Grammatical gender doesn't always correspond to real gender. The word came from "die Magd", which means "the maiden" (it's an old word now, and has medieval connotations), and it took the diminutive ending of -chen to get a meaning of "the girl" by becoming "das Mädchen". All words that take the diminutive ending of -chen are neutral. So the original word is feminine, but because this is a -chen diminutive of the original word, it is neuter regardless of the original word's gender.
how do i make a difference between german feminine words and masculine german words?
The following usually, but for some of them not always, are feminine: -a, -age, -anz, -ei, -enz, -heit, -ie, -ik, -in, -ion, -itis, -keit, -schaft, -sion, -sis, -tät, -tion, -ung, -ur, numerals, female humans and animals, named aeroplanes, motorbikes and ships, native German names for rivers, nouns derived from verbs that end in -t.
The following usually, but for some of them not always, are masculine: -ast, -ich, -ig, -ismus, -ling, -ner, -or, alcoholic and plant-based drinks, directions and weather types, makes of car, male human and animals, named mountains and mountain ranges, nouns from strong verbs without a suffix, rivers outside Germany, rocks and minerals, seasons, months, days of the week, units of money.
Moreover, -er, -en and -el are 60% of the time masculine, and -e is 90% of the time feminine.
Masculine words take "der" as a definite article, and feminine "die" ( although this does change according to case when in actual use: http://german.about.com/library/blcase_sum.htm ).
Is there something peculiar about the way "Fr" is to be pronounced which is different from the way one would in english? beacuse it sounds like that but im not sure
In case you speak or are in the process of learning French also, you will notice thath the "r" is nearly pronounced in the same way.
Thanks for pointing that out - that is very interesting (even though I'm not learning French, I consider it for the future)!
Adia_Cheng made me realise that it's a bit like "ch" sound in German, except more back: http://www.germanculture.com.ua/library/howto/htpronounce.htm
It is somewhat a roll, yes. However, it is not like the Spanish r. The German r is more similar to the French r. A guttural r. It is produced at the back of the throat. Somewhat like you're gargling.
EDIT: I meant to reply to Bufferilla, but...yeah.
though its closer to the french pronounciation of R than it is to the english one, its still not exactly the same. Actually all the german frigatives are tricky! any sources for learning how to pronounce the sch and the ch and the r and the -ig????
not really, because 'Miss' is a form of address. You would not say "I am a Mister", but "I am a man"
If i was wanting to say: "She is A woman" woud I use "ein" or "eine"? I am a bit confused on those as I am A male so if refering to females do I use it masculine or not?
"She is a woman" = "Sie ist eine Frau" and "I am a man" = "Ich bin ein Mann"
"die Frau" is a feminine noun, so it takes "eine", and "der Mann" is a masculine noun, so it takes "ein". This applies to nominative case, which is the subject of a clause.
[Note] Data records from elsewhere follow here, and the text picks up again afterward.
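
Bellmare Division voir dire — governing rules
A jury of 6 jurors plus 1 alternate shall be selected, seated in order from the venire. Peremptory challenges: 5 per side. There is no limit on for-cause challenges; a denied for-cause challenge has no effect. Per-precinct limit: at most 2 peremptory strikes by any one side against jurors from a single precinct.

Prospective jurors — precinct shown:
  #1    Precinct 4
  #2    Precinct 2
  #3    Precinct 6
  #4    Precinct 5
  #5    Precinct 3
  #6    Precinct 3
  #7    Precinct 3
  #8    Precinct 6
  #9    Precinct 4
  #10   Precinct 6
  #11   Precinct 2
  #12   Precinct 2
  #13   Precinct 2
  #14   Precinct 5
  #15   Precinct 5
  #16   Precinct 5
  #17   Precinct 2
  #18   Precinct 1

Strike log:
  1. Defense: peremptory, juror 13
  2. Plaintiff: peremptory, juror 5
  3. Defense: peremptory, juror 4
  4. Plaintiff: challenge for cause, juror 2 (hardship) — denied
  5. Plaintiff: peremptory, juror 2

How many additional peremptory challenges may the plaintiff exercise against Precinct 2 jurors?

Plaintiff peremptories so far: #5, #2 — 2 of 5 used, 3 left overall.
Against Precinct 2: #2 — 1 used; per-precinct cap 2 leaves 1.
Binding limit: min(3, 1) = 1.

1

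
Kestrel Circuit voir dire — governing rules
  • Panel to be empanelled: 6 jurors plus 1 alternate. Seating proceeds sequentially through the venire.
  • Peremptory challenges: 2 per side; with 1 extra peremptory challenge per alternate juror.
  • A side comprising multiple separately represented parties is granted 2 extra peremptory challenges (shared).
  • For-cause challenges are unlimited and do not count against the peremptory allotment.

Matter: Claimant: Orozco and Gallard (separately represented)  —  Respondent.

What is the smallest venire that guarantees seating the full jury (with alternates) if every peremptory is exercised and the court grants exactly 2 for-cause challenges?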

One has to learn the gender for each noun.
One uses the -en ending for "die jungen Frauen", which is "the young women". (definite plural) "the young woman" would be "die junge Frau" with only an -e ending. (definite singular) It's simple with masculine, feminine, and neuter definite forms in the nominative case, as they just take an -e ending for adjectives ("der kleine Hund", "die kleine Katze", "das kleine Kaninchen"), but the plural definite form in the nominative case takes an -en ending for adjectives ("die kleinen Hunde").
You can check the following link for the appropriate adjective endings in the nominative case: http://german.about.com/library/weekly/aa030298.htm
Is "Eine" the word used for the numerical, as in one woman. two women, etc, or is there a different word for the number one?
"Eine" means "one"/"a"/"an", and it is used for feminine nouns (the -e ending is also for plural, but there's no "eine" for plural of course). Masculine and neuter nouns rather take "ein". These endings apply to the nominative case (subject of clause).
If you want the number one, it is "eins".
If wife is the same a woman, how would you discern either word by reading the sentence.
Usually when you see it being used in possession, then you'll be able to tell (compare "Sie ist meine Frau" with "Sie ist eine Frau").
It's also worth mentioning that there is a specific word for wife, "die Ehefrau", which is commonly used.
"der" is used for masculine nouns, whereas "die" is used for feminine nouns. This is in the nominative case (subject).
"der" is only ever used for feminine nouns in the dative (indirect object) and genitive (possession) cases.
All nouns begin with a capital letter in German. Simultaneously, non-nouns do not begin with a capital letter (excluding the formal pronoun, "Sie"), even if it is an adjective that is based off of a proper noun (like "German", as an adjective, is "deutsch", but as a noun, it is "Deutsch").